Neither Bernard Brogan nor Paul Flynn have been in the groove in recent games but, again, we shouldn’t be blind to their off the ball running. Both have surely done enough in big games to merit another crack at it. The only possible change that I can see having an impact is cutting Paul Mannion loose from the start allowing Kevin McManamon to reprise his super sub role into the second half.

While we all acknowledge that Dublin can and more than likely will play better, the elements needed for a match-winning formula this evening aren’t as readily identifiable as one might think. If individual players (McManamon, Cian O’Sullivan, and Michael Darragh MacAuley, in particular) become tidier in their tackling, others grow more ambitious and direct in their running (Ciarán Kilkenny and Diarmuid Connolly) and others still more accurate in their kicking (Dean Rock), they will give themselves a better chance of winning.

But there are no guarantees.

“It’s only after we’ve lost everything that we’re free to do anything.” [Chuck Palahniuk, Fight Club]

As Diarmuid Connolly lined up to take that late sideline ball in the drawn game, I’ve no doubt the thought crossed many Mayo supporters’ minds that their dream was dying again one second at a time. At that point almost every Mayo man, woman, and child had given up the ghost. In fairness to Connolly, he did have quite a few looks around before he finally decided to go for broke, a decision that effectively gave Mayo another shot at glory. Fortunately for those Mayo supporters in the stand, their players on the field were still doing the right things. All was not lost.

David Clarke — after three ill-judged kick-outs in a row at the end of normal time, two of which cost Mayo scores — finds Keith Higgins. Higgins, the ultimate running back, kicks a great ball along the Cusack Stand sideline to Stephen Coen, barely 10 minutes on the field in his first senior All-Ireland.
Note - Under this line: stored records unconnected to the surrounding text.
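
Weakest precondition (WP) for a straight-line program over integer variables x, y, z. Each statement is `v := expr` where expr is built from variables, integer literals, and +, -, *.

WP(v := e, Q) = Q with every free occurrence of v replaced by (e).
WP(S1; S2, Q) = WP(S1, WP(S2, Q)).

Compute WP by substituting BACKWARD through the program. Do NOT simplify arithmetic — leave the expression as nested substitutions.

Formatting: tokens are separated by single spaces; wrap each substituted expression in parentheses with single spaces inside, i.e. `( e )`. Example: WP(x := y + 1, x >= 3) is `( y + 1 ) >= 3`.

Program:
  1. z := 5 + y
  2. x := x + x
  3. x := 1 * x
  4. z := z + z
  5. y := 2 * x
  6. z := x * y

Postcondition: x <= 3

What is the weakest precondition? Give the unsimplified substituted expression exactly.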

Coen takes the correct option of a simple handpass to Tom Parsons, who just two minutes earlier had won a kickout and a free. Parsons gives to Cillian O’Connor, who offloads to Aidan O’Shea, goes for the return, receives and trusts himself to kick the equaliser. Watch those moments again and you’ll see the result of five years spent maturing and growing.

I’m tired of hearing in recent days that Mayo are going to have to do something different to win an All-Ireland. In case people haven’t noticed, Mayo have been evolving all year.

Take that movement that led to the equaliser. David Clarke wasn’t even on the field when Mayo lost to Galway earlier this year. Stephen Rochford and Tony McEntee are new to Mayo, but both were All-Ireland-winning club managers who encouraged corner backs to kick as opposed to running the ball, hence Keith Higgins’ brave foot pass in the endgame. Stephen Coen was this year’s All-Ireland winning U21 captain. Tom Parsons, like Clarke, is only blossoming now and really should be given the critical job of nullifying Brian Fenton full-time.

Cillian O’Connor has only been made captain this year and is a natural long-term successor for Andy Moran. Only Aidan O’Shea of this group, isn’t yet maxing out. If and when he does, Mayo will be very hard to stop.

Unlike Dublin, Mayo’s flaws are identifiable and fixable and many of them revolve around the O’Sheas and the O’Connors. Before the drawn game, I thought that Aidan O’Shea and Barry Moran might be tried together on the inside line at some stage. The timing and nature of Moran’s introduction (as a 66th minute injury replacement for another sub, Alan Dillon) suggests that he was never really in the picture for the drawn game, and given that he hardly touched the ball when introduced, the case for a twin towers approach is weakened.

So here we are with everything set at nought once again. The most imperfect Mayo team in recent memory against a Dublin team being touted, just 13 days ago, as the greatest of the modern era.

Rarely, if ever, have the Mayo public felt as connected to their team, and this Dublin team, with one eye on posterity, are as revered on Hill 16 as any since the 70s.

But now for the weather...

Coming up to 7pm this evening, the fog we’ve all been walking around in this past fortnight will have cleared.

At that stage, I expect Mayo to emerge into the clear.